Imagine how tiring it would be to carry a disapproving parent, partner or boss on your back all the time. People who frequently experience feelings of guilt know that it can be downright exhausting.Life coaches point out that one of the most interesting things about guilt is how people sometimes describe it. “The word ‘guilty’ often automatically conveys a victim mentality,” according to Jody Michael, CEO and founder of Jody Michael Associates. “People are quick to point the finger to an external source when they refer to guilt, saying that someone in their life ‘makes them feel guilty.’”
The truth is: emotions are not put upon you. Your father can tell you he wishes you could visit more than once a week; your daughter can tell you you’re the worst mom on the planet for not baking for the school bake sale; your boss can shoot you a disapproving look when you make an uninformed comment at a division meeting. Still, how you feel is up to you.
“You drive your own thoughts and moods,” as Jody emphasizes in all of her coaching engagements — whether life coaching, career coaching or executive coaching.
5 Life Coaching Strategies to Overcome Guilt
Guilt can be a pesky feeling, with an emotional hold that often lasts beyond the event associated with it. Whether your guilt stems from perceptions of how others are judging your actions, or from your own assessments, the following strategies could help free you from its grip.

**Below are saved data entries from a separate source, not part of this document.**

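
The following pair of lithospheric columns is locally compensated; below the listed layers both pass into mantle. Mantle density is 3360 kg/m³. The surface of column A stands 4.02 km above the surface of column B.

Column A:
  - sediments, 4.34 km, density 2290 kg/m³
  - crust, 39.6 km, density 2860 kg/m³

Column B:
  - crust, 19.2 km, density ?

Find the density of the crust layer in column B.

2790 kg/m³

Take the compensation level at the base of the deeper column (depth z_c below the surface of column A) and equate Σ ρ_i t_i down to z_c; mantle fills any gap and the z_c terms cancel.
Column A: 4.34×2290 + 39.6×2860 + (z_c − 43.94)×3360
Column B: 4.02×0 + 19.2×ρ + (z_c − 4.02 − 19.2)×3360
The z_c×3360 term appears on both sides and cancels. Collect the known terms of each column as K = Σ(ρt)_known − 3360 × (depth of known layers): K_A = 123194.6 − 3360×43.94 = −24443.8; K_B = 0 − 3360×(4.02 + 19.2) = −78019.2.
Balance: K_A = K_B + 19.2×ρ, so ρ = (K_A − K_B)/19.2 = 53575.4/19.2 = 2790 kg/m³.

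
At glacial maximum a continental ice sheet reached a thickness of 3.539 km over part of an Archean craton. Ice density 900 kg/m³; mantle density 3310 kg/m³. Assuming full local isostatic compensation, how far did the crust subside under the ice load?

Balancing pressure at the compensation depth: the ice load ρ_ice t is balanced by mantle displaced below, ρ_m s.
s = t ρ_ice / ρ_m = 3.539 km × 900/3310 = 0.962 km.

0.962 km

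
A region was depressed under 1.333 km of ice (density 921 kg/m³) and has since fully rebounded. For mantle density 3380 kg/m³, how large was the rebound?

Removing the load lets mantle flow back in; uplift u satisfies ρ_ice t = ρ_m u.
u = t ρ_ice/ρ_m = 1.333 km × 921/3380 = 0.363 km.

0.363 km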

- Differentiate between empathy and guilt — There is a fine line between understanding how someone might feel in a certain situation and taking responsibility for those feelings. Don’t cross that line. While you always want to be respectful, you are not responsible for managing other people’s feelings.
- Let go of perfectionism — Research has established a link between perfectionism and situational guilt. That comes as little surprise. If your measure of “perfect” is based on being all things to all people at all times, you will fall short. One life coaching strategy to consider, particularly if you notice that your perfectionistic tendencies result in guilt, is evaluating whether your own standards are realistic. Can you ease up on any self-imposed pressures?
- Recognize triggers — While it is up to you to take responsibility for your own thoughts, moods and behaviors, we are all products of our past. Dynamics that were established in childhood, or in previous relationships, can impact the way you hear something that your partner says to you today. If you were unfairly blamed for something as a child, you might be inclined to feel guilty whenever your significant other complains about something, even if you’ve done nothing wrong. Developing an awareness of your triggers can help you manage them.
- Do a reality check — Before beating yourself up, thinking of all the ways you’ve failed as a parent, partner or dog owner, stop. Do a reality check. Accept the fact that, on certain days, there will be people in your life, whether overly demanding bosses or overtired children, for whom your best simply isn’t good enough. Remind yourself that you are not falling short; rather, their expectations are not reasonable. As we suggest to our life coaching clients, find a reassuring mantra, like “I’m a good mother,” and repeat it over and over in your head until a sense of calm replaces the guilt.
- Identify healthy versus unhealthy guilt — Healthy guilt is a valuable learning tool. It can serve as an emotional red flag that a thought or behavior is out of alignment with your values, giving you an opportunity to steer yourself back on course. Unhealthy guilt, on the other hand, is much more complicated. If left unchecked, unhealthy guilt can take a toll on self-esteem, getting in the way of building strong relationships and achieving personal and professional goals.
What other strategies have helped you overcome guilt?